O relato da mulher que parou os estudos pelo incômodo de não conseguir absorventes que mantivessem suas roupas limpas e afastassem os olhares masculinos no período menstrual é chocante. O jovem homem que, quando questionado, afirma que a menstruação é um “problema de saúde que afeta principalmente mulheres” seria cômico, se não fosse trágico.

Para além disso, a citação ao uso de panos não higienizados como “quebra galho” (sua avó provavelmente usou algo desse tipo) é preocupante, pois aponta para a inviabilidade da manutenção da saúde de muitas mulheres, se levarmos em consideração que a Índia conta, hoje, com pouco mais de 586 milhões delas (quase 49% da população). Não sabemos nada, no entanto, se há estudos sobre as consequências disso para a administração da saúde pública no país a partir do documentário.

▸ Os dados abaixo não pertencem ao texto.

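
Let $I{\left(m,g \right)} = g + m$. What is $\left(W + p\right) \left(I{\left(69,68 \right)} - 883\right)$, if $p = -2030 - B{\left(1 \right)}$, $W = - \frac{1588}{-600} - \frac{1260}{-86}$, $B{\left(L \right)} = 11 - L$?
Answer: $\frac{4866318017}{3225} \approx 1.5089 \cdot 10^{6}$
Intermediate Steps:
$W = \frac{111571}{6450}$ ($W = \left(-1588\right) \left(- \frac{1}{600}\right) - - \frac{630}{43} = \frac{397}{150} + \frac{630}{43} = \frac{111571}{6450} \approx 17.298$)
$p = -2040$ ($p = -2030 - \left(11 - 1\right) = -2030 - 10 = -2040$)
$\left(W + p\right) \left(I{\left(69,68 \right)} - 883\right) = \left(\frac{111571}{6450} - 2040\right) \left(\left(68 + 69\right) - 883\right) = - \frac{13046429 \left(137 - 883\right)}{6450} = \left(- \frac{13046429}{6450}\right) \left(-746\right) = \frac{4866318017}{3225}$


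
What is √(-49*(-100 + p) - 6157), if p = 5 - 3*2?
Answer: 2*I*√302 ≈ 34.756*I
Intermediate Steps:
p = -1 (p = 5 - 6 = -1)
√(-49*(-100 + p) - 6157) = √(-49*(-100 - 1) - 6157) = √(-49*(-101) - 6157) = √(4949 - 6157) = √(-1208) = 2*I*√302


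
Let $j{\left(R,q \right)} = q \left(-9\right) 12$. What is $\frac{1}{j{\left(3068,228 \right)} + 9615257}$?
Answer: $\frac{1}{9590633} \approx 1.0427 \cdot 10^{-7}$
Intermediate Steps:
$j{\left(R,q \right)} = - 108 q$ ($j{\left(R,q \right)} = - 9 q 12 = - 108 q$)
$\frac{1}{j{\left(3068,228 \right)} + 9615257} = \frac{1}{\left(-108\right) 228 + 9615257} = \frac{1}{-24624 + 9615257} = \frac{1}{9590633}$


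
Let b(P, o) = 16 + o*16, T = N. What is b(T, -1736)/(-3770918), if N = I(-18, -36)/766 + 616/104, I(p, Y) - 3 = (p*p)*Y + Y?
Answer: 13880/1885459 ≈ 0.0073616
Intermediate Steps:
I(p, Y) = 3 + Y + Y*p**2 (I(p, Y) = 3 + ((p*p)*Y + Y) = 3 + (p**2*Y + Y) = 3 + (Y*p**2 + Y) = 3 + (Y + Y*p**2) = 3 + Y + Y*p**2)
N = -93079/9958 (N = (3 - 36 - 36*(-18)**2)/766 + 616/104 = (3 - 36 - 36*324)*(1/766) + 616*(1/104) = (3 - 36 - 11664)*(1/766) + 77/13 = -11697*1/766 + 77/13 = -11697/766 + 77/13 = -93079/9958 ≈ -9.3472)
T = -93079/9958 ≈ -9.3472
b(P, o) = 16 + 16*o
b(T, -1736)/(-3770918) = (16 + 16*(-1736))/(-3770918) = (16 - 27776)*(-1/3770918) = -27760*(-1/3770918) = 13880/1885459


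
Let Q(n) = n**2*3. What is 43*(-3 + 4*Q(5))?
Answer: 12771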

São pequenas informações que fazem falta na narrativa de “Absorvendo o tabu”, e que poderiam engrandecer sua importância para além do status de “alerta”. Ao invés disso, o filme decide dar um foco parcial numa mulher específica do grupo, que se prepara para tentar se tornar uma policial em Nova Déli, destacando que o salário a faria não precisar casar, o que soa como um alívio.

Fica implícito no filme que um maior poder econômico para essas mulheres é extremamente significativo e libertador, e que o trabalho na fabricação e venda dos absorventes de baixo custo são um primeiro passo para isso. Ah, o capitalismo… é a solução de todos os problemas!

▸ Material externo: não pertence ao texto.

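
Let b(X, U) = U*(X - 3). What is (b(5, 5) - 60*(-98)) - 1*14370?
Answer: -8480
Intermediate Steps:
b(X, U) = U*(-3 + X)
(b(5, 5) - 60*(-98)) - 1*14370 = (5*(-3 + 5) - 60*(-98)) - 1*14370 = (5*2 + 5880) - 14370 = (10 + 5880) - 14370 = 5890 - 14370 = -8480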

Ou é em partes. não se questionam no curta-metragem as condições de trabalho dessas mulheres, outro fator no mínimo complicado. Mostra-se, no máximo, que elas trabalham de 9h até 17h; pausas para refeições ou descanso não são citadas. Vemos as mulheres trabalhando com máscaras, mas manuseando o algodão que fora os absorventes com mãos desprotegidas, o que tanto pode trazer danos a elas como às usuárias dos produtos.

Expõe-se também o processo de venda dos absorventes, mas não fica claro qual a porcentagem que cabe a essas trabalhadoras. Comenta-se que muitas escondem dos pais, irmãos ou maridos o que exatamente elas produzem, por medo de represálias. Com um homem à frente da fábrica, o espectador pode ficar curioso acerca da dinâmica entre patrão e empregadas, mas isso também não surge no filme.

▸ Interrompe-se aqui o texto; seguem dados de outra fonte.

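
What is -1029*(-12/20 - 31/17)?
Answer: 211974/85 ≈ 2493.8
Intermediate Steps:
-1029*(-12/20 - 31/17) = -1029*(-12*1/20 - 31*1/17) = -1029*(-⅗ - 31/17) = -1029*(-206/85) = 211974/85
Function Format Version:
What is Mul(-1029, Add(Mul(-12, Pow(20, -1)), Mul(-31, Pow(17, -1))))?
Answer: Rational(211974, 85) ≈ 2493.8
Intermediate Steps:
Mul(-1029, Add(Mul(-12, Pow(20, -1)), Mul(-31, Pow(17, -1)))) = Mul(-1029, Add(Mul(-12, Rational(1, 20)), Mul(-31, Rational(1, 17)))) = Mul(-1029, Add(Rational(-3, 5), Rational(-31, 17))) = Mul(-1029, Rational(-206, 85)) = Rational(211974, 85)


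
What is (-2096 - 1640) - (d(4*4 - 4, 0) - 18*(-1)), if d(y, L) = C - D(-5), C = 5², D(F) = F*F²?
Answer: -3904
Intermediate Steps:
D(F) = F³
C = 25
d(y, L) = 150 (d(y, L) = 25 - 1*(-5)³ = 25 - 1*(-125) = 25 + 125 = 150)
(-2096 - 1640) - (d(4*4 - 4, 0) - 18*(-1)) = (-2096 - 1640) - (150 - 18*(-1)) = -3736 - (150 + 18) = -3736 - 1*168 = -3736 - 168 = -3904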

No fim das contas, “Absorvendo o tabu” cumpre uma missão significativa. Por um lado, ignora pontos essenciais em um feminismo interseccional (machistas assumidos ou encubados, façam de conta que “feminismo” quer dizer “humanismo”, ok?), que contemple melhor raça e classe no tratamento do tema; por outro lado, abre uma pequena brecha para a empatia de pessoas que não necessariamente vivem essa realidade, e justamente por questões de classe inerentes ao capitalismo, têm como ajudar a mudar o quadro apresentado no curta. Por fim, faz-nos pensar também na importância da representação audiovisual (e, por conseguinte) da produção de uma crítica que nos faça entrar em contato com saberes que possam nos impelir a mudanças em nossos pensamentos e ações em prol de uma sociedade mais igualitária para homens e mulheres.